If watch mode isn’t active, the workflow falls back to refresh_snapshot → list_bundles → read_bundle.
So “consume” just means reading deterministic files via MCP tools, with watch mode ensuring those files stay up to date.
This is in fact the very reason I set out to build my own agent, because Copilot does this with their `.vscode/instruction/...` files and the globs for file matching therein. It was in fact, not deterministic like I wanted.
My approach is to look at the files the agent has read/written and if there is an AGENTS.md in that or parent dirs, I put it in the system prompt. The agent doesn't try to read them, which saves a ton on token usage. You can save 50% on tokens per message, yet my method will still use fewer over the course of a session because I don't have to make all those extra tool calls
LogicStamp’s determinism claim is about the generated context: same repo state + config ⇒ identical bundles. That property holds regardless of how or when an agent chooses to read them.
Tool calls don’t make the artifacts non-deterministic; they only affect when an agent consumes already-deterministic output.
Can you address the token inefficiencies from having to make more tool calls with this method?
Token-wise, the intent isn’t “dump everything”. it’s selective reads of the smallest relevant bundles. If your workflow already achieves what you want with AGENTS.md + LSP querying, that may indeed be more token-efficient for many sessions.
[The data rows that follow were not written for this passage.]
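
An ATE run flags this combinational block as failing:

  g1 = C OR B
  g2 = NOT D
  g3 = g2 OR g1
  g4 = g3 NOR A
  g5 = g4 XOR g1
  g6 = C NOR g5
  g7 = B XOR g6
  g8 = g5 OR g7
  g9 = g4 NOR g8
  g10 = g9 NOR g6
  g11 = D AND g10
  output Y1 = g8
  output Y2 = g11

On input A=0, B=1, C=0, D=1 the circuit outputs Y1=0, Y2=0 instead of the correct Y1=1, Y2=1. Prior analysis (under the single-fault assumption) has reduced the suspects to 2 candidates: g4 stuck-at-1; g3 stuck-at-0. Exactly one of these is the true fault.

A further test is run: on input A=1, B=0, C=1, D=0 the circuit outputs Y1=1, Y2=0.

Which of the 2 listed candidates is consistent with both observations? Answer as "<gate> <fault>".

Evaluate each candidate on input A=1, B=0, C=1, D=0:
  g4 stuck-at-1: g1=1, g2=1, g3=1, g4=1 [stuck-at-1], g5=0, g6=0, g7=0, g8=0, g9=0, g10=1, g11=0 → Y1=0, Y2=0 — eliminated
  g3 stuck-at-0: g1=1, g2=1, g3=0 [stuck-at-0], g4=0, g5=1, g6=0, g7=0, g8=1, g9=0, g10=1, g11=0 → Y1=1, Y2=0 — matches
Only g3 stuck-at-0 reproduces the observed Y1=1, Y2=0.

g3 stuck-at-0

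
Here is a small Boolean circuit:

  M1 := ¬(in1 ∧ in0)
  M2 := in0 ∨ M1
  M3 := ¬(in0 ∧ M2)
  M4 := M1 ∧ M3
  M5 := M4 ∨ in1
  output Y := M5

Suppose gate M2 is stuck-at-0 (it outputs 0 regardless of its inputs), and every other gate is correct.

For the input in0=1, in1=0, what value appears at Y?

Propagate with M2 forced: M1=1, M2=0 [stuck-at-0], M3=1, M4=1, M5=1.
So Y = 1. (Without the fault it would be 0.)

1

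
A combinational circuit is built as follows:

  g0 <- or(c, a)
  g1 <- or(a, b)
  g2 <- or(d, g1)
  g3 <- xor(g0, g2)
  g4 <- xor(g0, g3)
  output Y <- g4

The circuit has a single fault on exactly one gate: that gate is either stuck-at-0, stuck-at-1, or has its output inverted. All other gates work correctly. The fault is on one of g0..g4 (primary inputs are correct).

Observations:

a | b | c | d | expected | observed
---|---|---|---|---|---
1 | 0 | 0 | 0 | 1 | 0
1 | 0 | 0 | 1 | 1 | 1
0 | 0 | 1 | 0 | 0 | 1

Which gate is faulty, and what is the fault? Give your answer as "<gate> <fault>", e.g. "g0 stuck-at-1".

Fault-free values for test 1 (a=1, b=0, c=0, d=0): g0=1, g1=1, g2=1, g3=0, g4=1, giving Y=1. Observed 0.
Test 1: faults giving observed 0 are {g1 stuck-at-0, g1 inverted output, g2 stuck-at-0, g2 inverted output, g3 stuck-at-1, g3 inverted output, g4 stuck-at-0, g4 inverted output}.
Test 2 (a=1, b=0, c=0, d=1): fault-free g0=1, g1=1, g2=1, g3=0, g4=1 → 1; observed 1. Eliminates g2 stuck-at-0, g2 inverted output, g3 stuck-at-1, g3 inverted output, g4 stuck-at-0, g4 inverted output.
Test 3 (a=0, b=0, c=1, d=0): fault-free g0=1, g1=0, g2=0, g3=1, g4=0 → 0; observed 1. Eliminates g1 stuck-at-0.
Only g1 inverted output is consistent with every test.

g1 inverted output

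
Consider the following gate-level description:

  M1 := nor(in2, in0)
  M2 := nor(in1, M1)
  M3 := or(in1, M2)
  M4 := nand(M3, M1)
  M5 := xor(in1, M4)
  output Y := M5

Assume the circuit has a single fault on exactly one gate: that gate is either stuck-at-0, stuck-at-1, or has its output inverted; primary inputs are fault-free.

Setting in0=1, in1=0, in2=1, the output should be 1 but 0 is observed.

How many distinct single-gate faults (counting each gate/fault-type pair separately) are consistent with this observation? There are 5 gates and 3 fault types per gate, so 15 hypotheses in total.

4

Fault-free: M1=0, M2=1, M3=1, M4=1, M5=1 → 1. Observed 0.
  M1: none of the 3 fault types match ✗
  M2: none of the 3 fault types match ✗
  M3: none of the 3 fault types match ✗
  M4: stuck-at-0, inverted output ✓; others ✗
  M5: stuck-at-0, inverted output ✓; others ✗
Consistent faults: {M4 stuck-at-0, M4 inverted output, M5 stuck-at-0, M5 inverted output} — 4 in all.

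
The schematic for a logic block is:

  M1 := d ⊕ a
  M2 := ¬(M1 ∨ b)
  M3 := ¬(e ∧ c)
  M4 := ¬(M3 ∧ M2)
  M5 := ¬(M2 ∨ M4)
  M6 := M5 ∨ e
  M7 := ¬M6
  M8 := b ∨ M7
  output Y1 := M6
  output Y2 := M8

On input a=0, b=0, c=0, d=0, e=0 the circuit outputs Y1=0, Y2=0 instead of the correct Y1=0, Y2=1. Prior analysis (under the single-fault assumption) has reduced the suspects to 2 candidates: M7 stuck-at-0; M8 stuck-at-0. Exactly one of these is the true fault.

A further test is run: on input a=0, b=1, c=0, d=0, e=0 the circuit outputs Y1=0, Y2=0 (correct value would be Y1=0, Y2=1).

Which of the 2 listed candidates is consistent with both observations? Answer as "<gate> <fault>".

Evaluate each candidate on input a=0, b=1, c=0, d=0, e=0:
  M7 stuck-at-0: M1=0, M2=0, M3=1, M4=1, M5=0, M6=0, M7=0 [stuck-at-0], M8=1 → Y1=0, Y2=1 — eliminated
  M8 stuck-at-0: M1=0, M2=0, M3=1, M4=1, M5=0, M6=0, M7=1, M8=0 [stuck-at-0] → Y1=0, Y2=0 — matches
Only M8 stuck-at-0 reproduces the observed Y1=0, Y2=0.

M8 stuck-at-0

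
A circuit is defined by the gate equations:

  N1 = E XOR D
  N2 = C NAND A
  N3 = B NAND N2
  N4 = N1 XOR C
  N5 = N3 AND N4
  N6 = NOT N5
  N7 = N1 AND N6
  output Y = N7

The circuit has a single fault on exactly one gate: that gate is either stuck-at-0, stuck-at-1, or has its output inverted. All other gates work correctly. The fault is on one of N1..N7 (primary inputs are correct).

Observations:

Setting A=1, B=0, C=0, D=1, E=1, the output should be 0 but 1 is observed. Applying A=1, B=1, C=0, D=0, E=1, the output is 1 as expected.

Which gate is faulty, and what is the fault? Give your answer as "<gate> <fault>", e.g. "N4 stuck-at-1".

Fault-free values for test 1 (A=1, B=0, C=0, D=1, E=1): N1=0, N2=1, N3=1, N4=0, N5=0, N6=1, N7=0, giving Y=0. Observed 1.
Test 1: faults giving observed 1 are {N7 stuck-at-1, N7 inverted output}.
Test 2 (A=1, B=1, C=0, D=0, E=1): fault-free N1=1, N2=1, N3=0, N4=1, N5=0, N6=1, N7=1 → 1; observed 1. Eliminates N7 inverted output.
Only N7 stuck-at-1 is consistent with every test.

N7 stuck-at-1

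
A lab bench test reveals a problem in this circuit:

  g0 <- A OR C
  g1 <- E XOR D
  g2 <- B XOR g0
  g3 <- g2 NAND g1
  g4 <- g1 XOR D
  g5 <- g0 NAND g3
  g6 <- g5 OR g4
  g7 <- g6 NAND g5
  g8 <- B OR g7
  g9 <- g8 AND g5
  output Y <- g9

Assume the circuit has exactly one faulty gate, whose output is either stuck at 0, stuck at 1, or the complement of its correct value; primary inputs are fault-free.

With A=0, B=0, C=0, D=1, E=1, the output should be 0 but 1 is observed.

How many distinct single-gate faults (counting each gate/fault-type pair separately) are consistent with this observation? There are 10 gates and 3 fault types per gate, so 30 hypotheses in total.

Fault-free: g0=0, g1=0, g2=0, g3=1, g4=1, g5=1, g6=1, g7=0, g8=0, g9=0 → 0. Observed 1.
  g0: none of the 3 fault types match ✗
  g1: none of the 3 fault types match ✗
  g2: none of the 3 fault types match ✗
  g3: none of the 3 fault types match ✗
  g4: none of the 3 fault types match ✗
  g5: none of the 3 fault types match ✗
  g6: stuck-at-0, inverted output ✓; others ✗
  g7: stuck-at-1, inverted output ✓; others ✗
  g8: stuck-at-1, inverted output ✓; others ✗
  g9: stuck-at-1, inverted output ✓; others ✗
Consistent faults: {g6 stuck-at-0, g6 inverted output, g7 stuck-at-1, g7 inverted output, g8 stuck-at-1, g8 inverted output, g9 stuck-at-1, g9 inverted output} — 8 in all.

8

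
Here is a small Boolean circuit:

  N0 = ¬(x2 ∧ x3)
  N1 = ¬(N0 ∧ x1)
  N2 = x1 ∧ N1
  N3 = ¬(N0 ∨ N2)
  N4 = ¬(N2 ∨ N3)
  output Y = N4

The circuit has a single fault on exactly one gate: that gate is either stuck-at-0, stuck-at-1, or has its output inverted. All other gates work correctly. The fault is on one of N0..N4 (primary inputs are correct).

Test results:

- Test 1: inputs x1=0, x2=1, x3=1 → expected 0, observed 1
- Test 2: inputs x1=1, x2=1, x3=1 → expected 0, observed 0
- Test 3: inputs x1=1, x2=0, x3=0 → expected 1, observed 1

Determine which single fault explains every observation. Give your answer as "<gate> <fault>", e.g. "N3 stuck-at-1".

Fault-free values for test 1 (x1=0, x2=1, x3=1): N0=0, N1=1, N2=0, N3=1, N4=0, giving Y=0. Observed 1.
Test 1: faults giving observed 1 are {N0 stuck-at-1, N0 inverted output, N3 stuck-at-0, N3 inverted output, N4 stuck-at-1, N4 inverted output}.
Test 2 (x1=1, x2=1, x3=1): fault-free N0=0, N1=1, N2=1, N3=0, N4=0 → 0; observed 0. Eliminates N0 stuck-at-1, N0 inverted output, N4 stuck-at-1, N4 inverted output.
Test 3 (x1=1, x2=0, x3=0): fault-free N0=1, N1=0, N2=0, N3=0, N4=1 → 1; observed 1. Eliminates N3 inverted output.
Only N3 stuck-at-0 is consistent with every test.

N3 stuck-at-0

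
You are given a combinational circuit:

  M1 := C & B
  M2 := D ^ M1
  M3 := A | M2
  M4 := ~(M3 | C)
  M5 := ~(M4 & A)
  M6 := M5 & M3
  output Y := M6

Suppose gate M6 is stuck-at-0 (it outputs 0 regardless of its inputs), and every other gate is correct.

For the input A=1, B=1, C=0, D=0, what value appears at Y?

Propagate with M6 forced: M1=0, M2=0, M3=1, M4=0, M5=1, M6=0 [stuck-at-0].
So Y = 0. (Without the fault it would be 1.)

0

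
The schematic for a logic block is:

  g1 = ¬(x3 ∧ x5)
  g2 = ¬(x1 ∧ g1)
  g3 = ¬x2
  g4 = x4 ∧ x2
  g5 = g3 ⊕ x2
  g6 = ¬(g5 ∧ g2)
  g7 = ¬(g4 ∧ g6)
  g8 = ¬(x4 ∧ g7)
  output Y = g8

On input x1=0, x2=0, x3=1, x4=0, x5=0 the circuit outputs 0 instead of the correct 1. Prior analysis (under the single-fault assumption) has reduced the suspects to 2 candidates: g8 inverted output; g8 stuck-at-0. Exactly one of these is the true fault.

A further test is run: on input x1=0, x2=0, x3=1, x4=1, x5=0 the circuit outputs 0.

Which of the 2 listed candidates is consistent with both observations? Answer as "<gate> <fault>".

g8 stuck-at-0

Evaluate each candidate on input x1=0, x2=0, x3=1, x4=1, x5=0:
  g8 inverted output: g1=1, g2=1, g3=1, g4=0, g5=1, g6=0, g7=1, g8=1 [inverted output] → 1 — eliminated
  g8 stuck-at-0: g1=1, g2=1, g3=1, g4=0, g5=1, g6=0, g7=1, g8=0 [stuck-at-0] → 0 — matches
Only g8 stuck-at-0 reproduces the observed 0.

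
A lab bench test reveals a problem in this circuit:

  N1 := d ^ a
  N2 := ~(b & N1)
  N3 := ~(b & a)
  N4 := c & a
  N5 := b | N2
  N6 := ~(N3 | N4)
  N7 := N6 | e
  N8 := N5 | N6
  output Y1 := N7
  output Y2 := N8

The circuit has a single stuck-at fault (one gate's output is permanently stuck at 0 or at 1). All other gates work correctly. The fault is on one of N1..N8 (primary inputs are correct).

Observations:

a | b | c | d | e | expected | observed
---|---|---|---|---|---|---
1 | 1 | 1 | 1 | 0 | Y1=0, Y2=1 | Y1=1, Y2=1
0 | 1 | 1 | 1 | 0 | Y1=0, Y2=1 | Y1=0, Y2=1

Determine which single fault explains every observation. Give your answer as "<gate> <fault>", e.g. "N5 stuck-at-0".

Fault-free values for test 1 (a=1, b=1, c=1, d=1, e=0): N1=0, N2=1, N3=0, N4=1, N5=1, N6=0, N7=0, N8=1, giving Y1=0, Y2=1. Observed Y1=1, Y2=1.
Test 1: faults giving observed Y1=1, Y2=1 are {N4 stuck-at-0, N6 stuck-at-1, N7 stuck-at-1}.
Test 2 (a=0, b=1, c=1, d=1, e=0): fault-free N1=1, N2=0, N3=1, N4=0, N5=1, N6=0, N7=0, N8=1 → Y1=0, Y2=1; observed Y1=0, Y2=1. Eliminates N6 stuck-at-1, N7 stuck-at-1.
Only N4 stuck-at-0 is consistent with every test.

N4 stuck-at-0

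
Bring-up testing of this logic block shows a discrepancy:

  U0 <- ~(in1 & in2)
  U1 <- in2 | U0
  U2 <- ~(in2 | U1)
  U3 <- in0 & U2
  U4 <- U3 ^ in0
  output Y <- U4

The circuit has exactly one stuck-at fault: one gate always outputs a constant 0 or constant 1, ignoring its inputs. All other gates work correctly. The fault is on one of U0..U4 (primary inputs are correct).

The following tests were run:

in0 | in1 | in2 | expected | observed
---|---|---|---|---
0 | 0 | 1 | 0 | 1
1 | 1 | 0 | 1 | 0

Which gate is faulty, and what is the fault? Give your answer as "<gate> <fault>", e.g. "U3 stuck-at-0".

U3 stuck-at-1

Fault-free values for test 1 (in0=0, in1=0, in2=1): U0=1, U1=1, U2=0, U3=0, U4=0, giving Y=0. Observed 1.
Test 1: faults giving observed 1 are {U3 stuck-at-1, U4 stuck-at-1}.
Test 2 (in0=1, in1=1, in2=0): fault-free U0=1, U1=1, U2=0, U3=0, U4=1 → 1; observed 0. Eliminates U4 stuck-at-1.
Only U3 stuck-at-1 is consistent with every test.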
The trade-off LogicStamp is aiming for is different: verifiable, diffable ground-truth artifacts (CI/drift detection/cross-run guarantees). Tokens aren’t the primary optimization axis.
This seems more similar in spirit to AGENTS.md than LSP, so I'll make the comparison there. Today, I require zero tool calls to bring my AGENTS.md into context, so this would require me making more tool calls, each of is a round trip to the LLM with the current context. So if I have a 30k context right now, and you are saying 1-2 calls per task, that is 30-60k extra tokens I need to pay for, for every one of these AGENT.md files that needs to be read / checked to see if in sync.
I use git for the verifiable / diffable ground truth artifacts. I can have my LSP query at different commits, there is no rule it can only access the current state of the code
The AGENTS.md comparison isn’t “same thing” - it’s a different layer. AGENTS.md encodes human intent/heuristics. LogicStamp generates semantic ground-truth contracts (exports, APIs, routes) from the AST so they can be diffed and validated mechanically (e.g. CI drift detection).
Git + LSP can diff/query source across commits, but that’s still a query workflow. LogicStamp’s goal is a persistent, versioned semantic artifact. If your workflow already covers that, then it may simply not add value - which is totally fine.
I still have a hard time seeing why I want something like this in my agentic or organic software development. I tried something nearly identical for Go, and having all that extra bookkeeping in context wrecked things, so on an experiential level, the custom DSL for giving the agent an index to the code base hurt overall coding agent performance and effectiveness.
What works far better is having very similar in content, but very curated "table of contents" for the agent. Yes, I also use the same methods to break it down by directory or other variables. But when it reads one of these, the majority is still noise, which is why overall performance degraded and why curation is such a difference maker.
Do you have evaluations for your project that it leads to better overall model capabilities, especially as they compare to a project that already uses AGENTS.md?
btw, I put this stuff in AGENTS.md now, you can put whatever you want in there, for example I auto generate some sections with Go's tooling to have a curated version of what your project does. I don't see it as a "different layer" because it is all context engineering in the end.